Finalement, il était plutôt rare que Megan exprime aussi ouvertement sa jalousie, mais sa relation avec Kevan allait si bien, pour la première fois depuis si longtemps, qu'elle ne supportait plus la simple idée de l'époustouflante sorcière aux côtés de son petit ami au quotidien. Kevan se passa la main dans les cheveux d'un geste nerveux avant d'arrêter de marcher pour se planter devant Megan. Ils étaient à quelques centaines de mètres d'Ottery St Catchpole, dans un des nombreux champs qui entouraient le village semi-magique, là où ils pouvaient parler librement de leur quotidien de sorciers et se crier dessus.
- Ça ne sert à rien de parler de ça, asséna-t-il d'un ton sans appel.
- Ça me sert à moi, gronda Megan en serrant les dents. Tu disais que tu es loin, mais pas d'elle.
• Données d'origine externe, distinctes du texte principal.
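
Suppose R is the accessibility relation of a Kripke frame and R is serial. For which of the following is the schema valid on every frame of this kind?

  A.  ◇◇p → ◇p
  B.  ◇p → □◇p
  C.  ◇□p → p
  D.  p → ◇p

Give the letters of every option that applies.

(A) ◇◇p → ◇p (the dual of axiom 4) characterises the transitive frames. Such an R need not be transitive — not valid.
(B) axiom 5: valid iff R is euclidean. Such an R need not be euclidean — not valid.
(C) the dual of axiom B: valid iff R is symmetric. Such an R need not be symmetric — not valid.
(D) p → ◇p is the dual of axiom T, which corresponds to reflexivity. Such an R need not be reflexive — not valid.

none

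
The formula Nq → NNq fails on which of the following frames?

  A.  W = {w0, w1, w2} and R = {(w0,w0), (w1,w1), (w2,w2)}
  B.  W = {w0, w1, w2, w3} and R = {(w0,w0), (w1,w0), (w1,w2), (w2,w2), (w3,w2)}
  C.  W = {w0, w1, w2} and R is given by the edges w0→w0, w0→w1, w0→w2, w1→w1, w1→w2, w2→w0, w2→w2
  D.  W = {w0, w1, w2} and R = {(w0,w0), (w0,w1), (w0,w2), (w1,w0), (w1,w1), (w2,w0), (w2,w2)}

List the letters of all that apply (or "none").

C, D

The schema Nq → NNq is axiom 4; it is valid on a frame iff R is transitive.
(A) R is transitive (R is closed under composition), so the schema is valid here.
(B) R is transitive (R is closed under composition), so the schema is valid here.
(C) R is not transitive (w1 R w2 and w2 R w0 but not w1 R w0), so the schema fails here.
(D) R is not transitive (w1 R w0 and w0 R w2 but not w1 R w2), so the schema fails here.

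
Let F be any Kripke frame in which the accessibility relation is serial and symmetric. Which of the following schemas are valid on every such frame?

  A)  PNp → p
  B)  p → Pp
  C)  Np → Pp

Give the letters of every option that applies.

(A) the dual of axiom B: valid iff R is symmetric. Every such R is symmetric — valid.
(B) p → Pp is the dual of axiom T; it is valid on a frame exactly when R is reflexive. Such an R need not be reflexive, so not valid.
(C) Np → Pp (axiom D) characterises the serial frames. Every such R is serial — valid.

A, C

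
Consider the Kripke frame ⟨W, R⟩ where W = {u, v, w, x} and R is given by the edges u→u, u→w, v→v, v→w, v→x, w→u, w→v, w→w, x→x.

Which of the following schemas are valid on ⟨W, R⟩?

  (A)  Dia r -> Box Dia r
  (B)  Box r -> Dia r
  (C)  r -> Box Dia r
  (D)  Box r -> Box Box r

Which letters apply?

R is not symmetric: v R x but not x R v.
R is not transitive: u R w and w R v but not u R v.
R is not euclidean: v R w and v R x but not w R x.
R is serial: every world has an R-successor.
(A) axiom 5: valid iff R is euclidean. R is not euclidean — not valid.
(B) axiom D: valid iff R is serial. R is serial — valid.
(C) r -> Box Dia r is axiom B, which corresponds to symmetry. R is not symmetric — not valid.
(D) Box r -> Box Box r (axiom 4) characterises the transitive frames. R is not transitive — not valid.

B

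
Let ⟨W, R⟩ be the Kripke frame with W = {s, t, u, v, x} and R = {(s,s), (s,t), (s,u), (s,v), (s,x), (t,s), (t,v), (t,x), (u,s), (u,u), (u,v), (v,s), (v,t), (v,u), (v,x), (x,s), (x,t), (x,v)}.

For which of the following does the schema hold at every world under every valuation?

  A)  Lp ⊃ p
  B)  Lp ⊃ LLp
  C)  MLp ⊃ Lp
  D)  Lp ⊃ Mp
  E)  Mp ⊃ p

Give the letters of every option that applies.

D

R is not reflexive: not t R t.
R is not transitive: t R s and s R t but not t R t.
R is not euclidean: s R t and s R u but not t R u.
R is serial: every world has an R-successor.
R is not a subset of the identity: s R t with s ≠ t.
(A) Lp ⊃ p (axiom T) characterises the reflexive frames. R is not reflexive — not valid.
(B) axiom 4: valid iff R is transitive. R is not transitive — not valid.
(C) MLp ⊃ Lp is the dual of axiom 5; it is valid on a frame exactly when R is euclidean. R is not euclidean, so not valid.
(D) Lp ⊃ Mp (axiom D) characterises the serial frames. R is serial — valid.
(E) Mp ⊃ p is the converse of T; it holds exactly when R ⊆ identity. Here R ⊄ identity — not valid.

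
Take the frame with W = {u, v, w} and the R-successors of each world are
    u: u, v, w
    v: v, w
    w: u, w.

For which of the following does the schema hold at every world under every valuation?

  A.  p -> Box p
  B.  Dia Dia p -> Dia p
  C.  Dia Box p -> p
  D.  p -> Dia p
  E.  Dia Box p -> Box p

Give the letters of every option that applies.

R is reflexive: each world relates to itself.
R is not symmetric: u R v but not v R u.
R is not transitive: v R w and w R u but not v R u.
R is not euclidean: u R v and u R u but not v R u.
R is not a subset of the identity: u R v with u ≠ v.
(A) p -> Box p is equivalent to ◇p→p; it holds exactly when R ⊆ identity. Here R ⊄ identity — not valid.
(B) Dia Dia p -> Dia p is the dual of axiom 4, which corresponds to transitivity. R is not transitive — not valid.
(C) Dia Box p -> p is the dual of axiom B, which corresponds to symmetry. R is not symmetric — not valid.
(D) p -> Dia p is the dual of axiom T, which corresponds to reflexivity. R is reflexive — valid.
(E) Dia Box p -> Box p is the dual of axiom 5, which corresponds to the euclidean property. R is not euclidean — not valid.

D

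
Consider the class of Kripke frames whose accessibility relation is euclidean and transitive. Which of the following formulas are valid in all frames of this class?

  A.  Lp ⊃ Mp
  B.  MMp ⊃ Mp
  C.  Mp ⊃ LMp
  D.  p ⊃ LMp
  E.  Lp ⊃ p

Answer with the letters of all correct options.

(A) axiom D: valid iff R is serial. Such an R need not be serial — not valid.
(B) MMp ⊃ Mp is the dual of axiom 4; it is valid on a frame exactly when R is transitive. Every such R is transitive, so valid.
(C) Mp ⊃ LMp (axiom 5) characterises the euclidean frames. Every such R is euclidean — valid.
(D) p ⊃ LMp (axiom B) characterises the symmetric frames. Such an R need not be symmetric — not valid.
(E) Lp ⊃ p is axiom T; it is valid on a frame exactly when R is reflexive. Such an R need not be reflexive, so not valid.

B, C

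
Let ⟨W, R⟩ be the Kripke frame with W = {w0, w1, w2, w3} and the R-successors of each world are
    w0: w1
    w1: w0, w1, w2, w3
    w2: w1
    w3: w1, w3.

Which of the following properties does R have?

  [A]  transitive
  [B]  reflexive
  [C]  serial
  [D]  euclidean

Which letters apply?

(A) not transitive: w0 R w1 and w1 R w0 but not w0 R w0.
(B) not reflexive: not w0 R w0.
(C) serial: every world has an R-successor.
(D) not euclidean: w1 R w0 and w1 R w2 but not w0 R w2.

C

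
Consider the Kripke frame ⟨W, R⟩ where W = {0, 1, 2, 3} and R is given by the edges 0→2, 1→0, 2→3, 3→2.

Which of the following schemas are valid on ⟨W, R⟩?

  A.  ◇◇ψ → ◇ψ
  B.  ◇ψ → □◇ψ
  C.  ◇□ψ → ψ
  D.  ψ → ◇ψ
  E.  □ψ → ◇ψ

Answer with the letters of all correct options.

E

R is not reflexive: not 0 R 0.
R is not symmetric: 0 R 2 but not 2 R 0.
R is not transitive: 0 R 2 and 2 R 3 but not 0 R 3.
R is not euclidean: 0 R 2 and 0 R 2 but not 2 R 2.
R is serial: every world has an R-successor.
(A) ◇◇ψ → ◇ψ is the dual of axiom 4, which corresponds to transitivity. R is not transitive — not valid.
(B) axiom 5: valid iff R is euclidean. R is not euclidean — not valid.
(C) the dual of axiom B: valid iff R is symmetric. R is not symmetric — not valid.
(D) ψ → ◇ψ (the dual of axiom T) characterises the reflexive frames. R is not reflexive — not valid.
(E) axiom D: valid iff R is serial. R is serial — valid.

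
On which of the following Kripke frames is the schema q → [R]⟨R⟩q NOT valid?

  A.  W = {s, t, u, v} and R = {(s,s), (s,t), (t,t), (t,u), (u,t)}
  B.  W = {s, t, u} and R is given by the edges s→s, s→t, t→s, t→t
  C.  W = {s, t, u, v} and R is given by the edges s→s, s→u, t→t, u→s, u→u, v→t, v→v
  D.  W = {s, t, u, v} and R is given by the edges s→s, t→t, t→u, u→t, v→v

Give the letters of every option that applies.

A, C

The schema q → [R]⟨R⟩q is axiom B; it is valid on a frame iff R is symmetric.
(A) R is not symmetric (s R t but not t R s), so the schema fails here.
(B) R is symmetric (every R-edge is matched by its reverse), so the schema is valid here.
(C) R is not symmetric (v R t but not t R v), so the schema fails here.
(D) R is symmetric (every R-edge is matched by its reverse), so the schema is valid here.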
- Tu veux que je te dise que je ne la trouve pas attirante ? Ça serait un mensonge. N'importe quelle personne avec au moins un œil valide te dira qu'elle est renversante. Et oui, on se voyait il y a deux ans, quand on n'était plus ensemble, toi et moi. Et alors ? C'est fini, non ? Je suis avec toi ou avec elle, là ? Pour qui est-ce que j'ai traversé la moitié du sud du pays, là ? Et je ne suis pas le seul à avoir fait ma vie quand on était séparés ! Sauf que moi, je ne sais même pas qui tu voyais ! Et qui tu vois peut-être toujours !
La colère grandissante de Kevan avait fait monter le même sentiment en Megan, qui n'avait jamais vraiment été capable de se contrôler dans ce type de situation.
- Tu te fous de moi ? Tu crois que je le vois toujours ? NON !
Il était déjà suffisamment oppressant pour elle de ne pas avoir de nouvelles de Cal, il était d'autant plus difficile de devoir en parler à cet instant.
- Alors pourquoi tu ne m'as jamais dit qui c'était ? répliqua Kevan. Si ce n'est pas quelqu'un que tu vois encore ?
- Parce que je n'ai juste pas envie d'en parler ! Désolée, tu vas être obligée de me faire confiance !
Quelque chose dont elle-même n'était pas capable. Kevan ne semblait toutefois pas convaincu.
- Il n'y a pas qu'Ally qui fait des ravages, insista-t-il. Qu'est-ce qui me dit qu'il n'y en pas d'autres que lui ? Tout ce temps où on ne se voit pas ?
Megan poussa un cri de rage en frappant le sol gelé du pied. Un grand nuage de condensation s'échappa de ses lèvres.
- Personne. D'autre, jura-t-elle entre ses dents serrées.
Parce qu'il ne s'était rien passé avec Draco dans la réalité. Ce n'était que dans sa tête, et elle finirait par réussir à l'oublier.